Oh why, he asked himself afterwards, hadn’t that man kept quiet, or addressed his remark to Isabella? And why, having heard that brief lovesong from a creature he had hitherto taken to be a slug—an agreeable slug maybe, but a slug nevertheless—hadn’t he left it at that, told himself, ‘So you see, slugs too have souls,’ and either retired to his cabin or suggested to Isabella that they go to the bar for a nightcap? Instead of allowing his almost but not quite supercilious face to soften at the discovery that the slug had a soul and then gently, sadly even, and without the slightest trace of malice, starting to wheedle further snatches of that melody out of him; or if not that one, which the slug seemed unwilling to come out with at any length, some other, sweet song.

He supposed, though, it hadn’t really been the man’s fault. It had just been his misfortune to come across a music lover, and an Englishman, when Isabella was present.

It had gone, the remainder of that unfortunate encounter, like this.

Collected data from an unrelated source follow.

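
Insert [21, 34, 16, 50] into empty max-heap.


Insert 21: [21]
Insert 34: [34, 21]
Insert 16: [34, 21, 16]
Insert 50: [50, 34, 16, 21]

Final heap: [50, 34, 16, 21]


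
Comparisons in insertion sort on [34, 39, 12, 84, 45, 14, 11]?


Algorithm: insertion sort
Input: [34, 39, 12, 84, 45, 14, 11]
Sorted: [11, 12, 14, 34, 39, 45, 84]

17


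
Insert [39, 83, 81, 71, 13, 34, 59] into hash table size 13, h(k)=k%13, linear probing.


Insert 39: h=0 -> slot 0
Insert 83: h=5 -> slot 5
Insert 81: h=3 -> slot 3
Insert 71: h=6 -> slot 6
Insert 13: h=0, 1 probes -> slot 1
Insert 34: h=8 -> slot 8
Insert 59: h=7 -> slot 7

Table: [39, 13, None, 81, None, 83, 71, 59, 34, None, None, None, None]


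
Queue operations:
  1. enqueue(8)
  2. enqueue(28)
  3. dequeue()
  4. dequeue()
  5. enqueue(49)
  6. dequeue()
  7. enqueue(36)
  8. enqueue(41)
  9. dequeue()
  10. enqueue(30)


enqueue(8) -> [8]
enqueue(28) -> [8, 28]
dequeue()->8, [28]
dequeue()->28, []
enqueue(49) -> [49]
dequeue()->49, []
enqueue(36) -> [36]
enqueue(41) -> [36, 41]
dequeue()->36, [41]
enqueue(30) -> [41, 30]

Final queue: [41, 30]


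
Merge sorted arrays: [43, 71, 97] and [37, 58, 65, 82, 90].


Take 37 from B
Take 43 from A
Take 58 from B
Take 65 from B
Take 71 from A
Take 82 from B
Take 90 from B

Merged: [37, 43, 58, 65, 71, 82, 90, 97]


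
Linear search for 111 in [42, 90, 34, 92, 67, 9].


i=0: 42!=111
i=1: 90!=111
i=2: 34!=111
i=3: 92!=111
i=4: 67!=111
i=5: 9!=111

Not found, 6 comps


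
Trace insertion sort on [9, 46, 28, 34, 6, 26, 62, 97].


Initial: [9, 46, 28, 34, 6, 26, 62, 97]
Insert 46: [9, 46, 28, 34, 6, 26, 62, 97]
Insert 28: [9, 28, 46, 34, 6, 26, 62, 97]
Insert 34: [9, 28, 34, 46, 6, 26, 62, 97]
Insert 6: [6, 9, 28, 34, 46, 26, 62, 97]
Insert 26: [6, 9, 26, 28, 34, 46, 62, 97]
Insert 62: [6, 9, 26, 28, 34, 46, 62, 97]
Insert 97: [6, 9, 26, 28, 34, 46, 62, 97]

Sorted: [6, 9, 26, 28, 34, 46, 62, 97]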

After Charlie had confessed to spending most of the previous night up on deck, the Englishman had asked him if he often made this trip. And when Charlie said no, in fact this was only the second time in his life as far as he remembered, though his parents told him they had taken him to Aswan when he was very small, whether by train, car, boat or plane he wasn’t sure, and he had often flown to Aswan with other clients of his father’s, where he had put them on their cruise ships before returning to Cairo by plane, the Englishman had said that this was the second time that he had made the trip too, though he would like to make it every year. ‘Not so much for the
monuments
and temples and things,’ he murmured, his voice as attuned to the sound of the river as the ship’s engines had seemed the night before, ‘as for the Nile itself.’ He smiled. ‘You know, for the whole idea that this is where everything started and that in a way this river is the source of all art, all religion, all politics, all economics, all culture, all history.’

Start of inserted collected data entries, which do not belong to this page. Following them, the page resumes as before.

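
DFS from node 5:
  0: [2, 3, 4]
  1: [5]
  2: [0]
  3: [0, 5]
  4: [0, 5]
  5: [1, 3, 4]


Visit 5, push [4, 3, 1]
Visit 1, push []
Visit 3, push [0]
Visit 0, push [4, 2]
Visit 2, push []
Visit 4, push []

DFS order: [5, 1, 3, 0, 2, 4]


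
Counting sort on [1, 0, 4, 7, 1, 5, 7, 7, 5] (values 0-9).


Input: [1, 0, 4, 7, 1, 5, 7, 7, 5]
Counts: [1, 2, 0, 0, 1, 2, 0, 3, 0, 0]

Sorted: [0, 1, 1, 4, 5, 5, 7, 7, 7]


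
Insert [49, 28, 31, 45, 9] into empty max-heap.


Insert 49: [49]
Insert 28: [49, 28]
Insert 31: [49, 28, 31]
Insert 45: [49, 45, 31, 28]
Insert 9: [49, 45, 31, 28, 9]

Final heap: [49, 45, 31, 28, 9]


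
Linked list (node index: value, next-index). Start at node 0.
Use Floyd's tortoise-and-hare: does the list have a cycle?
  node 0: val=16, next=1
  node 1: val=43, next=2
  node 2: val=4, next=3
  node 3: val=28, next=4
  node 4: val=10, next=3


Floyd's tortoise (slow, +1) and hare (fast, +2):
  init: slow=0, fast=0
  step 1: slow=1, fast=2
  step 2: slow=2, fast=4
  step 3: slow=3, fast=4
  step 4: slow=4, fast=4
  slow == fast at node 4: cycle detected

Cycle: yes


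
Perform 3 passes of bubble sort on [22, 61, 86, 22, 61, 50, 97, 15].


Initial: [22, 61, 86, 22, 61, 50, 97, 15]
Pass 1: [22, 61, 22, 61, 50, 86, 15, 97] (4 swaps)
Pass 2: [22, 22, 61, 50, 61, 15, 86, 97] (3 swaps)
Pass 3: [22, 22, 50, 61, 15, 61, 86, 97] (2 swaps)

After 3 passes: [22, 22, 50, 61, 15, 61, 86, 97]


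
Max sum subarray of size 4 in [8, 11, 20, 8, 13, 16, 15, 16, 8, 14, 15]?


[0:4]: 47
[1:5]: 52
[2:6]: 57
[3:7]: 52
[4:8]: 60
[5:9]: 55
[6:10]: 53
[7:11]: 53

Max: 60 at [4:8]


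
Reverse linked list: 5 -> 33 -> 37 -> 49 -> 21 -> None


Step 1: curr=5, set curr.next=prev(None) | reversed so far: 5
Step 2: curr=33, set curr.next=prev(5) | reversed so far: 33 -> 5
Step 3: curr=37, set curr.next=prev(33) | reversed so far: 37 -> 33 -> 5
Step 4: curr=49, set curr.next=prev(37) | reversed so far: 49 -> 37 -> 33 -> 5
Step 5: curr=21, set curr.next=prev(49) | reversed so far: 21 -> 49 -> 37 -> 33 -> 5

21 -> 49 -> 37 -> 33 -> 5 -> None


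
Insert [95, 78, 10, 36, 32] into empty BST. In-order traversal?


Insert 95: root
Insert 78: L from 95
Insert 10: L from 95 -> L from 78
Insert 36: L from 95 -> L from 78 -> R from 10
Insert 32: L from 95 -> L from 78 -> R from 10 -> L from 36

In-order: [10, 32, 36, 78, 95]


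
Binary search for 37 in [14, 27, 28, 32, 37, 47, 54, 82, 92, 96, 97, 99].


Step 1: lo=0, hi=11, mid=5, val=47
Step 2: lo=0, hi=4, mid=2, val=28
Step 3: lo=3, hi=4, mid=3, val=32
Step 4: lo=4, hi=4, mid=4, val=37

Found at index 4


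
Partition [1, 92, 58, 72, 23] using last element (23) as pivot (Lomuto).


Pivot: 23
  1 <= 23: advance i (no swap)
Place pivot at 1: [1, 23, 58, 72, 92]

Partitioned: [1, 23, 58, 72, 92]


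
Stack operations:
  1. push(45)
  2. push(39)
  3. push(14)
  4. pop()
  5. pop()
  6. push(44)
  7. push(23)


push(45) -> [45]
push(39) -> [45, 39]
push(14) -> [45, 39, 14]
pop()->14, [45, 39]
pop()->39, [45]
push(44) -> [45, 44]
push(23) -> [45, 44, 23]

Final stack: [45, 44, 23]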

Then, when Charlie, glancing apprehensively but with a smile of his own at Isabella, had only taken him up on these remarks to the extent of muttering, almost incomprehensibly, that he had been thinking just the same thing last night and that it was true; and that he’d always had an image of the Nile as the principal artery in the body of civilisation (a very sheepish smile after that) and that in a way, in a sense, in his opinion, ‘I mean, it’s probably stupid, but … all art, all civilisation possibly, though we don’t really know too much about the precise
day-to
-day working of those days, started at the top in ancient Egypt and has been in constant decline ever since. Because no art has ever equalled the purity, the sophistication, the sublimity of Egyptian art …’ and after hitting that particular high note, had lapsed into a gloomy, embarrassed silence in which he tried to look, as he leant on the railings, more baboonlike than ever, the Englishman had gracefully—but understandingly?—changed
the subject. He had asked exactly what Charlie did. ‘I mean, in Cairo, though without wishing to be rude I’m not exactly sure what you’re doing here with us now, other than keep us company—which is very reassuring I must say. No, no, honestly, I’m not being sarcastic. It really is.’ He had nodded when Charlie had muttered something about supposing his father was the classic Levantine businessman, ‘You know, in the export/import business as they call it. I work for him, though in fact he isn’t really Levantine, my father …’ And he had taken a step back, as if he were genuinely sorry to be so intrusive, before asking Charlie (‘if it isn’t a rude question’) how come he was called Charlie. ‘I mean, it’s not what one normally thinks of as an Egyptian or an Arab name.’ To which Charlie, giving one of his most tragic grins and looking down at the deck, and wriggling his shoulders uncomfortably, had replied that the reason was, he wasn’t an Egyptian himself, nor even an Arab, ‘though I was born here and my parents were born here’. In fact—and oh how he writhed now, as if trying to turn himself inside out—he … he … he was English, he was an Englishman, himself.